Other notable features include a 14th-century octagonal font, Flemish carved panels of the life of Christ incorporated into the choir stalls, carved ceiling bosses, fragments of medieval stained glass, and a sacring bell. The arms of the Capel family also appear within the church’s decoration.

==Bells==
The tower contains a ring of six bells hung for change ringing. The oldest dates to the early 17th century and was recast by John Hodson in 1665. Subsequent bells were added or recast in the 18th and 19th centuries, with restoration and retuning in the 20th century. The bells are rung regularly for services and community occasions.

== Organ ==
All Saints' Church houses a two-manual pipe organ originally built in the mid–19th century, shortly after the rebuilding of the nave and chancel. It was likely built by the Hull firm Forster and Andrews and installed in 1867.

The instrument was rebuilt and enlarged by Henry Jones & Son in the early 20th century, with later maintenance and restoration carried out in the 1950s.

==Rectors==
The parish has had a continuous line of rectors since the medieval period. Notable incumbents include:
- John Capel (died 1574), a member of the Capel family, who served during the Elizabethan religious settlement.
- Rev. John Hamilton Gray (1800–1867), antiquary and author, who served as rector in the 19th century.

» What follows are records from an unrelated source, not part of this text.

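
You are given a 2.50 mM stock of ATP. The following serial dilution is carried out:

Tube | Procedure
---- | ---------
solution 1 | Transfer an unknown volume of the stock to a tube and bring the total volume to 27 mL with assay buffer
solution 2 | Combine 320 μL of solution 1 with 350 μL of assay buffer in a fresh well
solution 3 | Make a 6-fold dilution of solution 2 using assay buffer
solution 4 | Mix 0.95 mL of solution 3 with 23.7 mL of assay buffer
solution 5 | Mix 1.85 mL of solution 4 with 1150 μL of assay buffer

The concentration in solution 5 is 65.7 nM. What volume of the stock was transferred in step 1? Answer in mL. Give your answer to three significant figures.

0.375 mL

Step 1: v brought to 27 mL → factor = 27 mL/v
Step 2: 320 μL + 350 μL = 670 μL total → factor 670/320 = 2.0938
Step 3: 6-fold → factor 6
Step 4: 0.95 mL + 23.7 mL = 24.65 mL total → factor 24.65/0.95 = 25.947
Step 5: 1.85 mL + 1150 μL = 3 mL total → factor 3/1.85 = 1.6216
Product of known-step factors = 528.59
Overall factor = 2.50 mM / (65.7 nM) = 38052
Step-1 factor = 38052 / 528.59 = 71.987
v = 27 mL / 71.987 = 0.375 mL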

The church now forms part of a team ministry with Great Notley and Black Notley.

==Heritage==
All Saints is a Grade I listed building, recognised for the quality of its Tudor tower and historic associations with the Capel family. The churchyard contains numerous memorials, including a gravestone to Rebecca Fairs (1793), said to have lived to the age of 102.

==Community==
The church hosts regular Sunday worship, midweek prayer, and community events including lunch clubs, concerts, and heritage tours. It also provides facilities such as level access, toilets, and free Wi-Fi to support visitors and heritage projects.